Un nombre conséquent de cyclistes s'est rassemblé ce vendredi soir à Liège à l'appel du GRACQ, le groupe de recherche et d'action des cyclistes quotidiens, pour soutenir les trois activistes poursuivis par le procureur du Roi pour avoir dessiné des logos de vélo sur les pavés de la rue Hors-Château en 2019. Ce mouvement cycliste a pris le départ sur l'esplanade Saint-Léonard avant de déambuler dans les rues de Liège. Un appel avait été lancé par ce groupe autogéré afin de réunir un maximum de cyclistes ce vendredi pour soutenir les trois activistes. A l'aide de pochoirs et de bombes de peinture blanche, ces trois personnes avaient peint 23 logos de vélos dans la rue en question afin de dénoncer le manque d'infrastructures cyclables à Liège ou la piètre qualité de celles-ci. La police les avait interceptées grâce aux caméras de surveillance et les avait ensuite embarquées au commissariat.

"On vient soutenir cet acte civique", a expliqué l'un des participants, "les pistes cyclables nous protègent, les infrastructures sont désuètes, certains tronçons sont incomplets". Une mère de famille raconte: "On a peur pour nos vies quand on roule à vélo, à choisir je préfère risquer une amende plutôt que mon intégrité physique".

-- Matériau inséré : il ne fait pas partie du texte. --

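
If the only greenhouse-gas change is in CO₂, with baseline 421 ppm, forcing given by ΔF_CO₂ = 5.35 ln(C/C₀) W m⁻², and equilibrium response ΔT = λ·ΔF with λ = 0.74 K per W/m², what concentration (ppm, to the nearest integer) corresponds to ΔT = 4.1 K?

Required forcing: ΔF = ΔT/λ = 4.1/0.74 = 5.5405 W/m².
Then ln(C/421) = ΔF/5.35 = 5.5405/5.35 = 1.03561.
So C = 421 × e^1.03561 = 421 × 2.81682 = 1185.88 ppm.

C ≈ 1186 ppm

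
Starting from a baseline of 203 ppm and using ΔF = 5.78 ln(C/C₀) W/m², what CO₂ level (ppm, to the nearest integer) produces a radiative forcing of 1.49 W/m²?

Set 5.78 ln(C/203) = 1.49, so ln(C/203) = 1.49/5.78 = 0.25779.
Then C/203 = e^0.25779 = 1.29407, giving C = 203 × 1.29407 = 262.70 ppm.

C ≈ 263 ppm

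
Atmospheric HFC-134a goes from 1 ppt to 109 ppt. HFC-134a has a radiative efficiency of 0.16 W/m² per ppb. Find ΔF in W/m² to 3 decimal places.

ΔF = 0.017 W/m²

HFC-134a: Δ = 109 − 1 = 108 ppt = 0.108 ppb; ΔF = 0.16 × 0.108 = 0.0173 W/m².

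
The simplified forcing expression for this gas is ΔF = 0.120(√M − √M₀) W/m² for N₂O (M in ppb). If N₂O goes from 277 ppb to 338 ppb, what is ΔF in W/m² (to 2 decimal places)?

N₂O: 0.120 × (√338 − √277) = 0.120 × (18.3848 − 16.6433) = 0.120 × 1.7415 = 0.2090 W/m².

ΔF = 0.21 W/m²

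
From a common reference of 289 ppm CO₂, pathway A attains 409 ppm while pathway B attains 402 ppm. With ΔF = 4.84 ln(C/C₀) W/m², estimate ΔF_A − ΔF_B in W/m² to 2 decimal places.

ΔF_A = 4.84 ln(409/289) = 4.84 × 0.34729 = 1.6809 W/m².
ΔF_B = 4.84 ln(402/289) = 4.84 × 0.33003 = 1.5973 W/m².
Difference: 1.6809 − 1.5973 = 0.0836 W/m².

ΔF_A − ΔF_B = 0.08 W/m²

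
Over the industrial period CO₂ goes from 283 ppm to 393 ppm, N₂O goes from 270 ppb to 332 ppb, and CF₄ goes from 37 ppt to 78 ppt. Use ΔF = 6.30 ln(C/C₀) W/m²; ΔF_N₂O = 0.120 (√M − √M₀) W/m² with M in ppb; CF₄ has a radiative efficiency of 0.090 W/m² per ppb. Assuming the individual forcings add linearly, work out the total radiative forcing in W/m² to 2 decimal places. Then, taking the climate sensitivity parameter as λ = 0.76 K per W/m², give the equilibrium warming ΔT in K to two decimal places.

ΔF = 2.29 W/m²; ΔT = 1.74 K

CO₂: 6.30 × ln(393/283) = 6.30 × ln(1.38869) = 6.30 × 0.32836 = 2.0687 W/m².
N₂O: 0.120 × (√332 − √270) = 0.120 × (18.2209 − 16.4317) = 0.120 × 1.7892 = 0.2147 W/m².
CF₄: Δ = 78 − 37 = 41 ppt = 0.041 ppb; ΔF = 0.090 × 0.041 = 0.0037 W/m².
Total ΔF = 2.0687 + 0.2147 + 0.0037 = 2.2871 W/m².
ΔT = λ ΔF = 0.76 × 2.29 = 1.7404 K.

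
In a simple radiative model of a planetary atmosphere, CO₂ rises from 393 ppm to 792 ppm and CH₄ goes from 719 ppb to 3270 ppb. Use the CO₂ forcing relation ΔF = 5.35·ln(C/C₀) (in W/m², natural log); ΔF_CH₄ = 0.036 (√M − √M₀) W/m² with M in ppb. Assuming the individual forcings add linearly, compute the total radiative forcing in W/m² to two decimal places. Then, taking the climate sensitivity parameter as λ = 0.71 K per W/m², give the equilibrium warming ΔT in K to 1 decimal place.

CO₂: 5.35 × ln(792/393) = 5.35 × ln(2.01527) = 5.35 × 0.70075 = 3.7490 W/m².
CH₄: 0.036 × (√3270 − √719) = 0.036 × (57.1839 − 26.8142) = 0.036 × 30.3697 = 1.0933 W/m².
Total ΔF = 3.7490 + 1.0933 = 4.8423 W/m².
ΔT = λ ΔF = 0.71 × 4.84 = 3.4364 K.

ΔF = 4.84 W/m²; ΔT = 3.4 K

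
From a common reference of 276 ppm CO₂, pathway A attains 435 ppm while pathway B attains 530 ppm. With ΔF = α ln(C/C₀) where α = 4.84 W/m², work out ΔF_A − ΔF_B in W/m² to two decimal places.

ΔF_A − ΔF_B = -0.96 W/m²

ΔF_A = 4.84 ln(435/276) = 4.84 × 0.45495 = 2.2020 W/m².
ΔF_B = 4.84 ln(530/276) = 4.84 × 0.65248 = 3.1580 W/m².
Difference: 2.2020 − 3.1580 = -0.9560 W/m².
(Equivalently, ΔF_A − ΔF_B = 4.84 ln(435/530) = 4.84 × -0.19753 = -0.9560 W/m².)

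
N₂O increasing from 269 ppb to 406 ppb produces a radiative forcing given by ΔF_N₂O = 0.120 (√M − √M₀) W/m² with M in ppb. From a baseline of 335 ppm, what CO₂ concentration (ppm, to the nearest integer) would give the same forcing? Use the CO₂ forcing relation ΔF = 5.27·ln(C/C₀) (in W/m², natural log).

C ≈ 365 ppm

N₂O forcing: 0.120 × (√406 − √269) = 0.120 × (20.1494 − 16.4012) = 0.120 × 3.7482 = 0.44978 W/m².
Set 5.27 ln(C/335) = 0.44978: ln(C/335) = 0.44978/5.27 = 0.08535, so C = 335 × e^0.08535 = 335 × 1.08910 = 364.85 ppm.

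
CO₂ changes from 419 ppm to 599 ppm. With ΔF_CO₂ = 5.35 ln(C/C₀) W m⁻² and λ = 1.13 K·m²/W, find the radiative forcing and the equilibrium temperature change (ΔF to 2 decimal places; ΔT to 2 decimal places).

CO₂: 5.35 × ln(599/419) = 5.35 × ln(1.42959) = 5.35 × 0.35739 = 1.9120 W/m².
ΔT = λ ΔF = 1.13 × 1.91 = 2.1583 K.

ΔF = 1.91 W/m²; ΔT = 2.16 K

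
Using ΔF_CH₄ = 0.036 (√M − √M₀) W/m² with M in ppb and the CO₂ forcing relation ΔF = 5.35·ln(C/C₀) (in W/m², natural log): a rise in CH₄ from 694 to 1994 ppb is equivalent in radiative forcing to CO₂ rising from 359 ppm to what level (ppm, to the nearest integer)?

CH₄ forcing: 0.036 × (√1994 − √694) = 0.036 × (44.6542 − 26.3439) = 0.036 × 18.3103 = 0.65917 W/m².
Set 5.35 ln(C/359) = 0.65917: ln(C/359) = 0.65917/5.35 = 0.12321, so C = 359 × e^0.12321 = 359 × 1.13112 = 406.07 ppm.

C ≈ 406 ppm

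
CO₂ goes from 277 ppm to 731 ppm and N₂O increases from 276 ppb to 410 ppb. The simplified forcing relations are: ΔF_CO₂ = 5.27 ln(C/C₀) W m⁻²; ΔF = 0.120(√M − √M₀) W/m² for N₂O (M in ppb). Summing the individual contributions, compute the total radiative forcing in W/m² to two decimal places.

ΔF = 5.55 W/m²

CO₂: 5.27 × ln(731/277) = 5.27 × ln(2.63899) = 5.27 × 0.97040 = 5.1140 W/m².
N₂O: 0.120 × (√410 − √276) = 0.120 × (20.2485 − 16.6132) = 0.120 × 3.6353 = 0.4362 W/m².
Total ΔF = 5.1140 + 0.4362 = 5.5502 W/m².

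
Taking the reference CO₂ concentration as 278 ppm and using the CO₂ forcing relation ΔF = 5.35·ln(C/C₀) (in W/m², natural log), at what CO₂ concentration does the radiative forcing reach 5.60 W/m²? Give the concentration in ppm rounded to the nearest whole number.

Set 5.35 ln(C/278) = 5.60, so ln(C/278) = 5.60/5.35 = 1.04673.
Then C/278 = e^1.04673 = 2.84832, giving C = 278 × 2.84832 = 791.83 ppm.

C ≈ 792 ppm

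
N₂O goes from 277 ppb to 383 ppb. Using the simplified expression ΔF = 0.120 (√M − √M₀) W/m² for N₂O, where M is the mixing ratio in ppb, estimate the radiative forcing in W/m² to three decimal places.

N₂O: 0.120 × (√383 − √277) = 0.120 × (19.5704 − 16.6433) = 0.120 × 2.9271 = 0.3513 W/m².

ΔF = 0.351 W/m²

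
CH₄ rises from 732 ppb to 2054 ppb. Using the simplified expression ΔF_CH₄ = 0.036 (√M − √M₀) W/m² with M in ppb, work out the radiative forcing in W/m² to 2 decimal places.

CH₄: 0.036 × (√2054 − √732) = 0.036 × (45.3211 − 27.0555) = 0.036 × 18.2656 = 0.6576 W/m².

ΔF = 0.66 W/m²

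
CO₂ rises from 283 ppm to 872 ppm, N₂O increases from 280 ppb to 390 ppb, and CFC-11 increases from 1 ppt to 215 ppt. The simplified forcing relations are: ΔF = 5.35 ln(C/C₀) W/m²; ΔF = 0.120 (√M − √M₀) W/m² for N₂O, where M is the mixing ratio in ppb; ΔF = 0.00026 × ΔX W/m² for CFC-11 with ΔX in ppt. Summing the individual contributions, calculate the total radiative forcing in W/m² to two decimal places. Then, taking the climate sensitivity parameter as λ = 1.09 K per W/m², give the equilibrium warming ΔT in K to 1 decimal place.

ΔF = 6.44 W/m²; ΔT = 7.0 K

CO₂: 5.35 × ln(872/283) = 5.35 × ln(3.08127) = 5.35 × 1.12534 = 6.0206 W/m².
N₂O: 0.120 × (√390 − √280) = 0.120 × (19.7484 − 16.7332) = 0.120 × 3.0152 = 0.3618 W/m².
CFC-11: ΔF = 0.00026 × (215 − 1) = 0.00026 × 214 = 0.0556 W/m².
Total ΔF = 6.0206 + 0.3618 + 0.0556 = 6.4380 W/m².
ΔT = λ ΔF = 1.09 × 6.44 = 7.0196 K.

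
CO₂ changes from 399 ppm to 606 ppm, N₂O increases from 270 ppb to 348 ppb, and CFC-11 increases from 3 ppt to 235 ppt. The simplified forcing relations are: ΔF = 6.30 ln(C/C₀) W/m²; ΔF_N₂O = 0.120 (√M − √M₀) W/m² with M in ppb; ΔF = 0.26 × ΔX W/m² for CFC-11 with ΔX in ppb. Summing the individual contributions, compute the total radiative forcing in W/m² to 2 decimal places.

ΔF = 2.96 W/m²

CO₂: 6.30 × ln(606/399) = 6.30 × ln(1.51880) = 6.30 × 0.41792 = 2.6329 W/m².
N₂O: 0.120 × (√348 − √270) = 0.120 × (18.6548 − 16.4317) = 0.120 × 2.2231 = 0.2668 W/m².
CFC-11: Δ = 235 − 3 = 232 ppt = 0.232 ppb; ΔF = 0.26 × 0.232 = 0.0603 W/m².
Total ΔF = 2.6329 + 0.2668 + 0.0603 = 2.9600 W/m².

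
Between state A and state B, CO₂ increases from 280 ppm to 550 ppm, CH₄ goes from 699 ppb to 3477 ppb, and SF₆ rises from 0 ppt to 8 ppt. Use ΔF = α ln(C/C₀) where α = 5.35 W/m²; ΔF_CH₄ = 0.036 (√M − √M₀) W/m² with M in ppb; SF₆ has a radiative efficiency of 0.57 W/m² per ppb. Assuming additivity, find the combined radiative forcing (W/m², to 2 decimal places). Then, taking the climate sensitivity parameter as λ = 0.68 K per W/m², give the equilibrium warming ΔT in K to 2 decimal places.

ΔF = 4.79 W/m²; ΔT = 3.26 K

CO₂: 5.35 × ln(550/280) = 5.35 × ln(1.96429) = 5.35 × 0.67513 = 3.6119 W/m².
CH₄: 0.036 × (√3477 − √699) = 0.036 × (58.9661 − 26.4386) = 0.036 × 32.5275 = 1.1710 W/m².
SF₆: Δ = 8 − 0 = 8 ppt = 0.008 ppb; ΔF = 0.57 × 0.008 = 0.0046 W/m².
Total ΔF = 3.6119 + 1.1710 + 0.0046 = 4.7875 W/m².
ΔT = λ ΔF = 0.68 × 4.79 = 3.2572 K.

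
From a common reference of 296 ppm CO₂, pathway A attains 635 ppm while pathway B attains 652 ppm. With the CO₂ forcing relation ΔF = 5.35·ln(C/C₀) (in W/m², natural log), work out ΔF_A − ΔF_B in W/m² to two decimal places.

ΔF_A = 5.35 ln(635/296) = 5.35 × 0.76327 = 4.0835 W/m².
ΔF_B = 5.35 ln(652/296) = 5.35 × 0.78969 = 4.2248 W/m².
Difference: 4.0835 − 4.2248 = -0.1413 W/m².
(Equivalently, ΔF_A − ΔF_B = 5.35 ln(635/652) = 5.35 × -0.02642 = -0.1413 W/m².)

ΔF_A − ΔF_B = -0.14 W/m²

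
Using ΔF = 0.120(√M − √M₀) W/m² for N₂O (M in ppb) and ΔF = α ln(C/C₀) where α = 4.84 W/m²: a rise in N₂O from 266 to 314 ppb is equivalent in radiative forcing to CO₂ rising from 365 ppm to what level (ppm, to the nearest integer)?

N₂O forcing: 0.120 × (√314 − √266) = 0.120 × (17.7200 − 16.3095) = 0.120 × 1.4105 = 0.16926 W/m².
Set 4.84 ln(C/365) = 0.16926: ln(C/365) = 0.16926/4.84 = 0.03497, so C = 365 × e^0.03497 = 365 × 1.03559 = 377.99 ppm.

C ≈ 378 ppm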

Charles, l'un des trois activistes poursuivis, était présent lors de ce rassemblement. Il s'est confié à l'agence Belga. "Je ne trouve pas normal que l'on en arrive là, il y a des choses beaucoup plus dangereuses qui se passent. Qu'est-ce que faire des dessins sur le sol pour sensibiliser à la mobilité douce ? ", se demande-t-il. "Il n'y a pas de vandalisme. Pourquoi on se retrouve en justice pour ça ? ".

Le procès de ces trois personnes devait avoir lieu le mardi 23 mars mais il a été reporté à une date indéterminée. Elles sont poursuivies par le procureur du Roi pour "entrave méchante à la circulation" et " dégradation d'objets destinés à l'utilité publique".

Elles ont refusé la transaction de 100 euros qui leur a été proposée.